From: Jeremy Schneider <>
Date: Thu, 12 Feb 2015 10:44:27 -0600
Message-ID: <>

On Thu, Feb 12, 2015 at 3:02 AM, Mladen Gogala <> wrote:
> However, for larger databases incremental backups are
> exceedingly rare. If something like hurricane Sandy happens, recovery will
> take much longer if incremental backups need to be restored.

In my experience, this is not true. Incrementals are a lot faster than rolling forward logs (the only other alternative way to replay between fulls). I definitely have not seen them becoming "rare" by any means.

Anyway it's irrelevant. The relevant question is frequency between fulls, not whether you use incrementals. There are a few strategies for more frequent fulls (independent of dedupe).

  1. you can use a physical standby and run more frequent fulls there
  2. you can use incrementals to roll forward an image copy on a backup appliance and take snapshots of it
  3. some appliances can receive logs and synthetically generate fulls - I think Oracle's backup appliance might do this, Delphix might do something similar too?

More frequent fulls will of course reduce RTO. But weekly fulls really are good enough for most business' RTO requirements; especially if you can switch to cumulative incrementals instead of the default differentials.
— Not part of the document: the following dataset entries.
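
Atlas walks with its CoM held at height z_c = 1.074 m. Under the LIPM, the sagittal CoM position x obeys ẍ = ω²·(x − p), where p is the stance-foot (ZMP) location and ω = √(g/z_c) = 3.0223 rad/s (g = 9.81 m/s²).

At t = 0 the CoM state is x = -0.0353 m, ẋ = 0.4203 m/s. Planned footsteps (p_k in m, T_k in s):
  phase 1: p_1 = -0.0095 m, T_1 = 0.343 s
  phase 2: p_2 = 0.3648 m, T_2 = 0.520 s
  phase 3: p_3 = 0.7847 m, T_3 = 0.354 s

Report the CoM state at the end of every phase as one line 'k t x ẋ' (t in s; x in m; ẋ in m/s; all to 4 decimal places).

phase 1: p=-0.0095, T=0.343, ωT=1.036649, cosh=1.587197, sinh=1.232555; start (x,ẋ)=(-0.035300, 0.420300) → end (x,ẋ)=(0.120957, 0.570990)
phase 2: p=0.3648, T=0.520, ωT=1.571596, cosh=2.511020, sinh=2.303306; start (x,ẋ)=(0.120957, 0.570990) → end (x,ẋ)=(0.187659, -0.263692)
phase 3: p=0.7847, T=0.354, ωT=1.069894, cosh=1.629058, sinh=1.286013; start (x,ẋ)=(0.187659, -0.263692) → end (x,ẋ)=(-0.300117, -2.750097)

1 0.3430 0.1210 0.5710
2 0.8630 0.1877 -0.2637
3 1.2170 -0.3001 -2.7501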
Cumulative incrementals really don't have a big impact on RTO unless you have a truly extraordinary amount of change.

> At some point,
> it pays off to do only full backups, with de-duplication, despite the
> slightly larger amount of storage used.

My issue with dedupe - *especially* on large databases - is that solutions I'm familiar with disallow rman compression and don't use the SBT interface.

The bottleneck in nearly all large restores that I've seen over the past few years has been the network connection between the backup appliance and the target server. At best I've seen 10G connections, and generally it's still 1G. So shipping uncompressed data over the wire would dramatically increase your recovery time.

An SBT interface could solve this, but I've mostly seen NFS or iSCSI used for dedupe with oracle backups.